Obligation de reclassement de l’administration en cas d’interdiction d’exercer les fonctions prononcée dans le cadre d’un contrôle judiciaire

TA Caen, 30 mars 2017, n° 1502302

Pour l’administration, la gestion d’un agent condamné pénalement ou faisant l’objet d’une procédure pénale peut être source d’une grande complexité. Après la question des conséquences à donner aux condamnations inscrites au bulletin n° 2 du casier judiciaire incompatibles avec les fonctions de l’agent, une nouvelle question était posée au Tribunal administratif de Caen : que l’administration doit-elle faire d’un agent, placé sous contrôle judiciaire, avec l’interdiction d’exercer son activité professionnelle ?

En l’espèce, l’ordonnance prononçant le placement sous contrôle judiciaire du gardien de la paix lui faisait interdiction de « se livre aux activités professionnelles ou sociales de fonctionnaire de police ».

Après avoir maintenu le versement du traitement de l’agent pendant plus de dix mois alors qu’il n’exerçait plus ses fonctions, le Préfet a décidé de procéder à la répétition des traitements versés, selon lui indûment en l’absence de service fait, ce que l’agent avait donc entrepris de contester devant le Tribunal administratif.

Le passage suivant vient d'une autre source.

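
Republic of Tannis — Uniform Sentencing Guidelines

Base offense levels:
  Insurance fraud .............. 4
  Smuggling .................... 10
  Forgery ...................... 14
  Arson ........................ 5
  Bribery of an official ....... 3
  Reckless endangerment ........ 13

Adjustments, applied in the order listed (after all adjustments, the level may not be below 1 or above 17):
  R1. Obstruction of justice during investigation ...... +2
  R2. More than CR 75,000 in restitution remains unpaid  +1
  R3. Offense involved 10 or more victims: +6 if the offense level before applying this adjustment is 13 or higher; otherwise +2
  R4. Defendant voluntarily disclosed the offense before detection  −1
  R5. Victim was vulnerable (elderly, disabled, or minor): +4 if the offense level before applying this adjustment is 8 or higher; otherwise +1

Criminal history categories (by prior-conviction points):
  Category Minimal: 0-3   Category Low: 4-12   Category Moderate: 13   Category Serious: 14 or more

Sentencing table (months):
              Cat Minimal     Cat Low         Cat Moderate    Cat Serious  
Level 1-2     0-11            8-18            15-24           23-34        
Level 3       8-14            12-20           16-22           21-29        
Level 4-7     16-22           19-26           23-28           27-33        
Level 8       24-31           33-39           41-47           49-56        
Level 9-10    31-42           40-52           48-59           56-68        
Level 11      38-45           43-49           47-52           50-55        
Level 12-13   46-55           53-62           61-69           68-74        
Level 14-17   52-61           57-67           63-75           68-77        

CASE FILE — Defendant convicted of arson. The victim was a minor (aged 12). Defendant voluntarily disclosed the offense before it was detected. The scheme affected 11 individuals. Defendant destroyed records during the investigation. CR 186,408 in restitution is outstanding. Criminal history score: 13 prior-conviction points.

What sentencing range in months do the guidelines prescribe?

61-69 months

Base offense level for arson: 5.
R1 applies: 5 + 2 = 7.
R2 applies: 7 + 1 = 8.
R3 applies (level before this adjustment is 8 < 13, so +2): 8 + 2 = 10.
R4 applies: 10 − 1 = 9.
R5 applies (level before this adjustment is 9 ≥ 8, so +4): 9 + 4 = 13.
Final offense level: 13.
Criminal history: 13 prior points → Category Moderate (13).
Level 13 falls in the 12-13 band.
Grid: Level 12-13 × Category Moderate = 61-69 months.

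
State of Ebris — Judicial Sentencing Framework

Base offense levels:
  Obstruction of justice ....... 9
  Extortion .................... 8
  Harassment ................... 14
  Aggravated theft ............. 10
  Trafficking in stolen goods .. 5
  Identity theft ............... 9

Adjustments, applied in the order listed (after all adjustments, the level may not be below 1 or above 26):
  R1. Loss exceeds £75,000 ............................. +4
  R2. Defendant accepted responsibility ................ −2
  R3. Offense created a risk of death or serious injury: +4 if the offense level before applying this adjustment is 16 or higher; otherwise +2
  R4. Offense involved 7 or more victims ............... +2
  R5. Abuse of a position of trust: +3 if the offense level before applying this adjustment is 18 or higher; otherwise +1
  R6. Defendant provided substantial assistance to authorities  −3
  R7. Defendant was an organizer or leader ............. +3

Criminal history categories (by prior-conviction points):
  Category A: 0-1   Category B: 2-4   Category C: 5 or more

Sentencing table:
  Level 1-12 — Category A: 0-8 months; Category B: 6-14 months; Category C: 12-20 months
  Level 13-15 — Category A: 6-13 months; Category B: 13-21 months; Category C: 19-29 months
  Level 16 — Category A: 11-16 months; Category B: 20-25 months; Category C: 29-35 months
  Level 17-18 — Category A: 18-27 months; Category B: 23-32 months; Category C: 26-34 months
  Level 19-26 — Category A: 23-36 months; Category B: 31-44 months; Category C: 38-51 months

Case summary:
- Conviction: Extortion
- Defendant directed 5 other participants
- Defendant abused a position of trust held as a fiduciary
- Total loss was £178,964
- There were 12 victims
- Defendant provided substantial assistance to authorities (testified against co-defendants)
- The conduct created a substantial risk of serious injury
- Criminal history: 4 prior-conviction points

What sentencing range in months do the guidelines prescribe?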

La juridiction a fait droit à la demande de l’agent et a annulé la décision ordonnant la répétition des traitements versés. Elle s’est appuyée pour cela sur le principe posé par l’arrêt Centre hospitalier Henri-Guérin (Conseil d’Etat, 20 avril 2011, n° 334245), selon lequel, si l’absence de service fait implique en principe la privation du traitement, il en va autrement si cette absence est imputable à l’administration.

Cette absence de service fait était-elle imputable à l’administration, alors même que l’agent s’était vu interdire l’exercice de ses fonctions par le juge pénal ?

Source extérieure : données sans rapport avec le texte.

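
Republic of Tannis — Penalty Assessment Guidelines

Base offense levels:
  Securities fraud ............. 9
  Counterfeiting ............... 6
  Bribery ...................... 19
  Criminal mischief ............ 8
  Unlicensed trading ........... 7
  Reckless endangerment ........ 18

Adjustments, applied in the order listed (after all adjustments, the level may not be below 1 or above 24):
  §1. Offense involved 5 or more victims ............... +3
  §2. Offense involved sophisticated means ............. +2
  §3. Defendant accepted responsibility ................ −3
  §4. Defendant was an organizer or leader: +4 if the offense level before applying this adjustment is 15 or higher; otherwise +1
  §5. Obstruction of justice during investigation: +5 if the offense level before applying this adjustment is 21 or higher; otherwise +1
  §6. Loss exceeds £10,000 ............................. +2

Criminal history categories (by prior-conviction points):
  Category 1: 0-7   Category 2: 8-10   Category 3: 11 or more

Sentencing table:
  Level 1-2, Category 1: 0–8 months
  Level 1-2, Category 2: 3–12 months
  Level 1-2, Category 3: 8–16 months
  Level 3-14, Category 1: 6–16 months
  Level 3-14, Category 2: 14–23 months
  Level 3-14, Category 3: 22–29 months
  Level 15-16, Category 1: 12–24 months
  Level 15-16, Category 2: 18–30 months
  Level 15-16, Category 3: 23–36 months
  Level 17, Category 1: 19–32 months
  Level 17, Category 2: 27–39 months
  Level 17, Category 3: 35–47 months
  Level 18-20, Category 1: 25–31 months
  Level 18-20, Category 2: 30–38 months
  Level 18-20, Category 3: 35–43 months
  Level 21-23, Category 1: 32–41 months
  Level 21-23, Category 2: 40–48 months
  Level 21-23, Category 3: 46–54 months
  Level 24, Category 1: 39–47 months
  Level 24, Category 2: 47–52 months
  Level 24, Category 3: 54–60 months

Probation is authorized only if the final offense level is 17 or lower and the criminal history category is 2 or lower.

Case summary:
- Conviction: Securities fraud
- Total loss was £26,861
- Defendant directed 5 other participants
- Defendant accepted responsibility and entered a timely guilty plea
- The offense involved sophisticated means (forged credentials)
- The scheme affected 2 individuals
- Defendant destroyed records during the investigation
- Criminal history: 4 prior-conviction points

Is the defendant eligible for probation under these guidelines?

Base offense level for securities fraud: 9.
§2 applies: 9 + 2 = 11.
§3 applies: 11 − 3 = 8.
§4 applies (level before this adjustment is 8 < 15, so +1): 8 + 1 = 9.
§5 applies (level before this adjustment is 9 < 21, so +1): 9 + 1 = 10.
§6 applies: 10 + 2 = 12.
Final offense level: 12.
Criminal history: 4 prior points → Category 1 (0-7).
Level 12 falls in the 3-14 band.
Grid: Level 3-14 × Category 1 = 6-16 months.
Probation check: level 12 ≤ 17 and category 1 ≤ 2 → eligible.

Yes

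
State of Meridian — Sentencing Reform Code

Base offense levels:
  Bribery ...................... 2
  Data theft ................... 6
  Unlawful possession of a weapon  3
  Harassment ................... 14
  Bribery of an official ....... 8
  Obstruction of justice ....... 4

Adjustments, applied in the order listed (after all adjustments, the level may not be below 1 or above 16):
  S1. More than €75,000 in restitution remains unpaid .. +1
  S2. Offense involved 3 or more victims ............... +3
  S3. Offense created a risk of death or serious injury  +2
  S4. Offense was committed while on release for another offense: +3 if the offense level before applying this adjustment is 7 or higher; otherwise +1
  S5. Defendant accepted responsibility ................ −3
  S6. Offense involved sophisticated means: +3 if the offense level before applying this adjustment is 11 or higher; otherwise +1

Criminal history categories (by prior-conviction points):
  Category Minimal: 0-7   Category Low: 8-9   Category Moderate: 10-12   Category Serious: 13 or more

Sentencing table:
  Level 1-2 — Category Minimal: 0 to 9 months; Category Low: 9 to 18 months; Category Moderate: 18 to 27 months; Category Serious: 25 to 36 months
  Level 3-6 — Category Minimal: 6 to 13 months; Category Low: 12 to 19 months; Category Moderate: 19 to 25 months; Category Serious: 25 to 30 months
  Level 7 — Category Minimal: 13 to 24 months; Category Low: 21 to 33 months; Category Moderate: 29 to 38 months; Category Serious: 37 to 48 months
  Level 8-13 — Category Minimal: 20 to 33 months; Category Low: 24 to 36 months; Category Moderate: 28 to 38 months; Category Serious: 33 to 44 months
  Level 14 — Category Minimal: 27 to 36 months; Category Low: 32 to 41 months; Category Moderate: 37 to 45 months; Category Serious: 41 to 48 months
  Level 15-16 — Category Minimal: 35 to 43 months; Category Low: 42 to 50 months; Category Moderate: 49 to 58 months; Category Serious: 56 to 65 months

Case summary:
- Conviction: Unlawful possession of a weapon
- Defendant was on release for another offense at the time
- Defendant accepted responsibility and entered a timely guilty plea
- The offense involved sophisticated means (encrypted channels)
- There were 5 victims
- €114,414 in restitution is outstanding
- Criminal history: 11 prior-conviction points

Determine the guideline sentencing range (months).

28-38 months

Base offense level for unlawful possession of a weapon: 3.
S1 applies: 3 + 1 = 4.
S2 applies: 4 + 3 = 7.
S4 applies (level before this adjustment is 7 ≥ 7, so +3): 7 + 3 = 10.
S5 applies: 10 − 3 = 7.
S6 applies (level before this adjustment is 7 < 11, so +1): 7 + 1 = 8.
Final offense level: 8.
Criminal history: 11 prior points → Category Moderate (10-12).
Level 8 falls in the 8-13 band.
Grid: Level 8-13 × Category Moderate = 28-38 months.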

Le Tribunal donne à cette question une réponse positive, dès lors qu’il considère, d’une part, que l’interdiction de se livrer à toute activité de fonctionnaire de police ne lui interdisait pas l’exercice de toutes fonctions dans l’administration, et que, d’autre part il appartenait à l’administration à ce titre de tenter de reclasser l’intéressée par la voie du détachement ou de la mise à disposition.

L’administration n’ayant pas reclassé son agent, le Tribunal considère que son inactivité était imputable à cette dernière, et qu’elle ne pouvait donc procéder à la répétition de l’indu.

L’on notera enfin que le Tribunal a, comme l’y invitait son rapporteur public, écarté l’application des principes exprimés par la jurisprudence Guisset (CE, Sect., 6 novembre 2002, n° 227147, publié au recueil Lebon), selon lesquels il appartient au fonctionnaire privé d’affectation d’entreprendre des démarches auprès de son administration afin d’en recevoir une.  En l’espèce, la juridiction a en effet considéré qu’il était indifférent que l’agent n’ait pas sollicité d’affectation.

Cette jurisprudence invite donc l’administration qui emploie un agent ayant fait l’objet d’une interdiction d’exercice de ses fonctions dans le cadre d’un contrôle judiciaire, et dans l’hypothèse où, pour une raison ou une autre, elle ne pourrait ou ne souhaiterait pas suspendre l’agent, à rechercher les possibilités de reclassement, y compris si l’agent n’en formule pas le vœu.

Bien que le jugement n’en fasse pas mention, il semble en effet qu’en cas de refus de tout reclassement par l’agent, la jurisprudence Centre hospitalier Henri-Guérin précitée puisse à nouveau trouver application, l’absence de service fait étant alors imputable à l’agent.

Reste néanmoins à s’assurer que cette décision ne sera pas infirmée en appel.